Sí. Los indicadores futuros, en particular los futuros de índices bursátiles como los del S&P 500 o el Nasdaq, se consideran indicadores clave del sentimiento del mercado, ya que reflejan las expectativas de los inversores sobre el precio de apertura de la próxima sesión. Cuando los futuros de renta variable caen, es señal de aversión al riesgo, lo que indica un sentimiento bajista en el mercado. Por el contrario, una subida en los futuros de renta variable sugiere que los mercados están dispuestos a asumir riesgos.

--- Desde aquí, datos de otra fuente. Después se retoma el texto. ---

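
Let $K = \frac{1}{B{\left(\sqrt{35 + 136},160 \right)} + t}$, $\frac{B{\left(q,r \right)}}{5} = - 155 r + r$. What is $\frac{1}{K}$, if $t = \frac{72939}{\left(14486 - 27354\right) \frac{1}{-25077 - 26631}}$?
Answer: $\frac{546548053}{3217} \approx 1.6989 \cdot 10^{5}$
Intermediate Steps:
$B{\left(q,r \right)} = - 770 r$ ($B{\left(q,r \right)} = 5 \left(- 155 r + r\right) = 5 \left(- 154 r\right) = - 770 r$)
$t = \frac{942882453}{3217}$ ($t = \frac{72939}{\left(-12868\right) \frac{1}{-51708}} = \frac{72939}{\left(-12868\right) \left(- \frac{1}{51708}\right)} = \frac{72939}{\frac{3217}{12927}} = 72939 \cdot \frac{12927}{3217} = \frac{942882453}{3217} \approx 2.9309 \cdot 10^{5}$)
$K = \frac{3217}{546548053}$ ($K = \frac{1}{\left(-770\right) 160 + \frac{942882453}{3217}} = \frac{1}{-123200 + \frac{942882453}{3217}} = \frac{1}{\frac{546548053}{3217}} = \frac{3217}{546548053} \approx 5.886 \cdot 10^{-6}$)
$\frac{1}{K} = \frac{1}{\frac{3217}{546548053}} = \frac{546548053}{3217}$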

A medida que un contrato de futuros se acerca a su fecha de vencimiento, el precio de los futuros converge con el precio al contado, llegando a ser casi idéntico al vencimiento. Sin embargo, los precios pueden divergir significativamente antes de que finalice el contrato. Un mercado se encuentra en contango cuando los precios de los futuros son superiores a los precios al contado, mientras que la situación inversa se denomina backwardation (cuando los precios actuales son superiores a los precios de los futuros). En el caso de las materias primas, el estado normal del mercado es el contango, ya que mantener el activo a lo largo del tiempo conlleva costes como los de almacenamiento o los de seguro. Cuando los mercados pasan de contango a backwardation —o viceversa—, esto indica un cambio de tendencia: un cambio de contango a backwardation se interpreta como una señal alcista, mientras que pasar de backwardation a contango se considera generalmente una señal bajista.